The final is a report of outbreaks in fitness classes7 which states “the moist, warm atmosphere in a sports facility coupled with turbulent air flow generated by intense physical exercise can cause more dense transmission of isolated droplets.”7 The authors commented on the closeness of instructors to pupils without specifying distances. They assume droplet transmission but fail to describe air-flows or air quality.”7 There is no mention as to why (or whether) airborne transmission was either considered or excluded.

Thus, although the WHO’s 16 citations2 describe transmission whilst people are in the same buildings, family settings etc., the evidence presented does not merit the descriptor of being ‘primarily’ transmitted via droplets. The previously held paradigm that close proximity means droplet transmission have been dispelled7. Closeness to a case neither defines droplet, nor excludes airborne or other modes of transmission. WHO2 presented evidence of closeness to cases but not specific transmission routes. Others have presented more compelling evidence for airborne transmission.1

Airborne precautions require both good ventilation and effective respiratory protection, e.g., FFP3 masks. Whilst nosocomial transmission exists, urgency is required to identify if there is a failure of process (masks and ventilation being insufficiently effective) or a failure to follow process (people failing or unable to follow guidance). Even at this late stage, a precautionary approach of recommending ventilation and safe respiratory protection is needed.

In conclusion, the WHO evidence that SARS-CoV-2 is primarily transmitted via droplets is unconvincing. Unless and until the WHO provides definitive evidence that SARS-CoV-2 is primarily spread via the droplet route, all statements to that effect should be amended or removed.

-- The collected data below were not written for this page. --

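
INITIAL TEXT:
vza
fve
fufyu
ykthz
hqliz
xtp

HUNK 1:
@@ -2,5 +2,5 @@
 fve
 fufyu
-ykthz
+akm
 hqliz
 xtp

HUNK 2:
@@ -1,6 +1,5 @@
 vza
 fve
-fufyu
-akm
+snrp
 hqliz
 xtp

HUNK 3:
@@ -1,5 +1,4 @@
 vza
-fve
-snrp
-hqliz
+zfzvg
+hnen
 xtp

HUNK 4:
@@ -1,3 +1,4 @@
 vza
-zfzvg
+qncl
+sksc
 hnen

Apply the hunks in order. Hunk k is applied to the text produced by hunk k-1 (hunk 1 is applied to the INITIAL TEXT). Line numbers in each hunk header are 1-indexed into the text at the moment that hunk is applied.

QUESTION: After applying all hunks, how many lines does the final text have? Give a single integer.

Hunk 1: at line 2 remove [ykthz] add [akm] -> 6 lines: vza fve fufyu akm hqliz xtp
Hunk 2: at line 1 remove [fufyu,akm] add [snrp] -> 5 lines: vza fve snrp hqliz xtp
Hunk 3: at line 1 remove [fve,snrp,hqliz] add [zfzvg,hnen] -> 4 lines: vza zfzvg hnen xtp
Hunk 4: at line 1 remove [zfzvg] add [qncl,sksc] -> 5 lines: vza qncl sksc hnen xtp
Final line count: 5

Answer: 5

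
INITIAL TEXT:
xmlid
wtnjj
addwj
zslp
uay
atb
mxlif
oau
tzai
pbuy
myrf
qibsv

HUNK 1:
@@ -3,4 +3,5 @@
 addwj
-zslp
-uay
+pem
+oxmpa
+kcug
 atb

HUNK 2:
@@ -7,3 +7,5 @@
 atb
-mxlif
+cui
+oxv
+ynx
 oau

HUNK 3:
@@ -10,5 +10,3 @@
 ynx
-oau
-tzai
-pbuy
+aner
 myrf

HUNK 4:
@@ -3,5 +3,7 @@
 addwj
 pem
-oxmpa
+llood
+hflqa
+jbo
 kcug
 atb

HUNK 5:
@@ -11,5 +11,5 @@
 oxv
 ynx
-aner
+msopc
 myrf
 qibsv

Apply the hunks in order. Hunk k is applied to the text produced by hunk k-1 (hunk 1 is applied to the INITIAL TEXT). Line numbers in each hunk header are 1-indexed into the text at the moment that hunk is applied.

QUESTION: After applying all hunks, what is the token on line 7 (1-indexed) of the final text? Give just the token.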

1            Greenhalgh T, Jimenez JL, Prather KA, Tufekci Z, Fisman D. and Schooley R. Ten scientific reasons in support of airborne transmission of SARS-CoV-“. Lancet.  Published Online April 15, 2021.  doi.org/10.1016/ S0140-6736(21)00869-2

2            World Health Organisation, (WHO) Transmission of SARS-CoV-2: implications for infection prevention precautions. Scientific Brief 9th July 2020. Transmission of SARS-CoV-2: implications for infection prevention precautions (who.int)   Last accessed 28/11/2021

3            Report of the WHO-China Joint Mission on Coronavirus Disease 2019 (COVID-19) 16-24 February 2020. Geneva: World Health Organization; 2020 ( https://www.who.int/docs/default-source/coronaviruse/who-china-joint-mission-on-covid-19-final-report.pdf). Last accessed 28/11/2021

4            Hamner L, Dubbel P, Capron I, Ross A, Jordan A, Lee J, et al. High SARS-CoV-2 Attack Rate Following Exposure at a Choir Practice — Skagit County, Washington, March 2020. MMWR Morb Mortal Wkly Rep. 2020;69:606-10.

5            Lu J, Gu J, Li K, Xu C, Su W, Lai Z, et al. Early Release-COVID-19 Outbreak Associated with Air Conditioning in Restaurant, Guangzhou, China, 2020. Emerg Infect Dis. 2020;26(7):1628-1631.

6            Wei WE, Li Z, Chiew CJ, Yong SE, Toh MP, Lee VJ. Presymptomatic Transmission of SARS-CoV-2 – Singapore, January 23-March 16, 2020. MMWR Morb Mortal Wkly Rep. 2020;69(14):411-5.

7            Jang S, Han SH, Rhee J-Y. Cluster of Coronavirus Disease Associated with Fitness Dance Classes, South Korea. Emerg Infect Dis. 2020;26(8).

8            Tang JW, Marr LC, and Milton DK. Aerosols should not be defined by distance travelled. Journal of Hospital Infection 115 (2021) 131e132c.


2 thoughts on “What is the evidence for droplet transmission for SARS-CoV-2?

  1. Thanks Evonne – you have done something I have been trying to find time to do for ages – but can only be done by looking at all the papers and the data – and see what each one REALLY says. Part of the problem is to understand what each person means when they use the word “airborne”. Even for droplets there must be some element of travel via the air?